More Coping Skills
Give Him a Sense of Control
As an adult, you know that when you have to wait for something you can often make the delay more bearable by texting a friend or flipping through a magazine to find a recipe for dinner. But when preschoolers are asked to sit tight, they usually have little say over what to do while they're waiting. The next time your child is begging you to play but you need to finish folding the laundry first, encourage him to figure out how to entertain himself. This way, he'll be learning how to distract himself. Say, "I know you want me to play cars right now, but I've got some housework I have to get done first. Why don't you go to the toy box and see if there is something in there you can do for a little while." If he's stuck, prompt him and suggest that he pick a puzzle to pass the time.
Keep it Fun
Helping your child practice patience in entertaining ways will show her that it isn't that bad. Most board games involve some kind of waiting for a turn, so try scheduling family game nights. She'll learn that in order to play, she has to sit back while others have their turn. "Keep the game moving along quickly, though, because you can't really expect her to easily slog through three others pondering their next moves," says Dr. Drucker. Give her a pep talk if she gets restless ("I like how you're being patient while Dad takes his turn").

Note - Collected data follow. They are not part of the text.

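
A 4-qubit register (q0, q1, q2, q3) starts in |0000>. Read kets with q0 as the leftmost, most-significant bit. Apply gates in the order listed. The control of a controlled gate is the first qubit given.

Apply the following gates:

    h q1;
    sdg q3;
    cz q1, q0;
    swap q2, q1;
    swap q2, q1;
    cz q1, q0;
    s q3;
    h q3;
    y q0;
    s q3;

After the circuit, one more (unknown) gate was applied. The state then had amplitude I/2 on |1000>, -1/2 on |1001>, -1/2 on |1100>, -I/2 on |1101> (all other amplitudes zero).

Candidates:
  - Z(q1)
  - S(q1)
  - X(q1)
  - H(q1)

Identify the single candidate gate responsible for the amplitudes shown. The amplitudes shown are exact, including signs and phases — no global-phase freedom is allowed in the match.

It was S(q1) that produced the state shown.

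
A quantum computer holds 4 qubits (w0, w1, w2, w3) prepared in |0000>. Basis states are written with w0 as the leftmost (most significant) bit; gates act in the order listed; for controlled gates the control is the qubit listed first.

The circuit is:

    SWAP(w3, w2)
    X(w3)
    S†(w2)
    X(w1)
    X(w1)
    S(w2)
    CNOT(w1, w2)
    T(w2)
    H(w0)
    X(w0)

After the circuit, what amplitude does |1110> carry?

|1110> carries amplitude 0 in the final state. Key observation: the block from step 3 through step 6 cancels to the identity and can be dropped.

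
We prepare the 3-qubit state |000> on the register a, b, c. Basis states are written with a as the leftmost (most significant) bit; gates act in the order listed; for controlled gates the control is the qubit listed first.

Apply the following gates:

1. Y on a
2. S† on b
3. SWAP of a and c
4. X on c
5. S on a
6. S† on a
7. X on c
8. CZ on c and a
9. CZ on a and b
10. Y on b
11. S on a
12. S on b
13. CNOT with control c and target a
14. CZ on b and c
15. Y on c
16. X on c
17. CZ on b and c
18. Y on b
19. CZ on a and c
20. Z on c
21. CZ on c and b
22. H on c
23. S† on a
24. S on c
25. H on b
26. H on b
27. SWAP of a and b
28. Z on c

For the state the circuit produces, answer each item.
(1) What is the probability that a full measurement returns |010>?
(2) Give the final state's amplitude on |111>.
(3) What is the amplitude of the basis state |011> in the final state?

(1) The probability of measuring |010> is 1/2. Key observation: steps 4-7 multiply out to the identity, so the circuit reduces to the remaining gates.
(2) The amplitude on |111> is 0.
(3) The final state's coefficient on |011> equals sqrt(2)*I/2.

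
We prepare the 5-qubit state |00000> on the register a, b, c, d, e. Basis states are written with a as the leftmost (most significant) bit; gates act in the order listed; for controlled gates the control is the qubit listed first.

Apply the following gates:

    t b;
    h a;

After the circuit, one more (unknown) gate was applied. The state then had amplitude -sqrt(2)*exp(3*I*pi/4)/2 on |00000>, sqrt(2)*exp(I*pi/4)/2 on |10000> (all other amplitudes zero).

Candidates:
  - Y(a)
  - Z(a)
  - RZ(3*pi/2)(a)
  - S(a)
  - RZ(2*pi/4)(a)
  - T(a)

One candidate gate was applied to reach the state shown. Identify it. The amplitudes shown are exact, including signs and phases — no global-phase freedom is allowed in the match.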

Visuals can also make waiting more fun. If there are endless weeks looming between now and a vacation or a birthday, try making a paper countdown chain. Inside each loop, write down something to do together, like baking cookies or going on a bike ride. Each day, she can remove one link and you can do the activity. Watching the chain shrink in size will help her see in a concrete way that the event really is getting closer.
As your preschooler gets more experiences under his belt, use those memories as a way to stay patient again, suggests Dr. Drucker. Talk about the experience afterward, and say, "It was hard to wait in line for the ride, but didn't you love going on the carousel horse?" The next time you're in a similar situation, you can say, "Remember when we had to wait for our turn on the horse? We sang a few songs together, and then we got to go on. Let's do the same thing now." Reminding him how he successfully played the waiting game in the past could turn being patient into a doable task instead of something he dreads.